She will partner sportscar veteran and sometime Subaru WRC driver Stephane Sarrazin for the five-round series that kicks off this weekend in Saudi Arabia.
Chadwick has raced almost exclusively in junior single-seaters since 2017, picking up race wins in BRDC Formula 3 and the F3 Asian Championship as well as titles in W Series (2019) and MRF Challenge Formula 2000 (2018-19).
But the 22-year-old Briton told Motorsport.com that the chance to join the star-studded Extreme E field, which also includes DTM legend Mattias Ekstrom, World Rallycross star Johan Kristoffersson and serial Dakar Rally competitor Laia Sanz, was worth stepping outside of her comfort zone for.
“It really is for sure, the highest level that I would have raced at,” Chadwick said. “And I think it just showcases how important this opportunity is that Extreme E are giving us by, making it an equal pairing with one male and one female [per team], because I wouldn’t have had this opportunity without that, to showcase my abilities up against those guys.
“You learn racing against the best. It’s kind of taking me out of the junior motorsport ladder and just throwing me straight in at the top. But I really like that, and I think that’s something that I can thrive on and enjoy.
“In terms of what I’ll gain out of the championship, I’ve always prided myself on trying to be as versatile as possible. I really think there is no fixed way as to how to make it in this sport. And I think by doing all this different stuff, learning so much, and being able to adapt and challenge myself, it’s a really positive thing.
“Having that kind of diverse career is incredibly important to me, and also something I really, really enjoy. I think it would just be a shame to turn down any opportunity to have such an incredible chance to race in so many different series.”
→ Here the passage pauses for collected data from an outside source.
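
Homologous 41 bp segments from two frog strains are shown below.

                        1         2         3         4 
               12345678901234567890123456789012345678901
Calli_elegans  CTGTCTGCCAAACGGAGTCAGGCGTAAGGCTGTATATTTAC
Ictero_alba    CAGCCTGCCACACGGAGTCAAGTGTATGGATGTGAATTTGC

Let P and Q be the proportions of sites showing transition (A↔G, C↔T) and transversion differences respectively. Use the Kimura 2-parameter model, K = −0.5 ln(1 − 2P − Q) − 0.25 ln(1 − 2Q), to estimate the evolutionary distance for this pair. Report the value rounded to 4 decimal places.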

Stephane Sarrazin, Jamie Chadwick, Veloce Racing
Photo by: Veloce Racing
Chadwick has limited experience of electric cars from her two days of testing in Formula E, spending a day each driving for NIO 333 and Jaguar, but she admitted this was of little relevance when it came to trying the Spark-built ODYSSEY 21 for the first time in a group test at Aragon last December.
“The main thing with the Extreme E car, everything’s so different,” she said. “It’s hard to draw any parallels with anything that I’ve done before.
“The Formula E testing was really valuable, but that was very much about management and saving the energy over the course of the race. In Extreme E you go flat-out and make the most of what you’ve got for one lap, which is a completely different style of racing to anything I’ve done before anyway.”
Formula Regional disappointment “makes me stronger”
Chadwick will combine racing in Extreme E with a second season of racing in the W Series, which returns this year following its 2020 hiatus amid the COVID-19 pandemic.
She admits that being able to race in the Formula Regional European Championship in 2020 while most of her key rivals from the 2019 season were left on the sidelines again makes her the favourite as the all-female series is added to the F1 support bill for 2020.
“You can’t deny that I’ve had possibly the best preparation running up into the season,” Chadwick admitted. “But at the same time, I think everyone knows the stakes and how big the opportunity is that W Series is offering now with the media exposure and super licence points. Everyone is gonna be working overtime to try and win the championship.
“For me last year, was a massive learning year in Formula Regional, I think I was able to take a lot from that season. And I think what I take from that season into this year is going to be more valuable than anything else.”
Jamie Chadwick celebrates on the podium with the trophy
Photo by: Sam Bloxham / Motorsport Images
Reflecting on her Formula Regional campaign that yielded a disappointing ninth in the points and only one podium in 23 races, Chadwick added: “Initially I looked back at last year with quite a lot of frustration because I was with Prema, and the goal was to continue with Prema to FIA F3. But actually, now I see there are a lot of positives to take from it.
“It was an incredibly tough year, there were a lot of factors that were in my control, but also out of my control, that all added up to the season. And the season not going how I would have liked is something I have learned a lot from and makes me stronger this year.
“The goals haven’t changed. With everything that happened last year, it kind of puts me a year behind. But I still want to be able to perform and step up to F3, F2 level and get on the official feeder pathway [to F1]. And I think the W Series gives me the platform to do that.”
Chadwick said she had also hoped to race in Euroformula Open this season, but ultimately elected to focus on just the W Series and Extreme E, along with her Williams F1 simulator work.
“I had hoped to put in a third championship in there, and I did a bit of testing in the Euroformula car at the end of last year,” she said. “But I think with so much going on at the moment, focusing on two championships and really putting all my energy and emphasis into those two was the best option.
“I’ve also got the relationship with Williams and the simulator role is actually quite intense as well, with the race weekend support. It’s going to be busy year for sure.”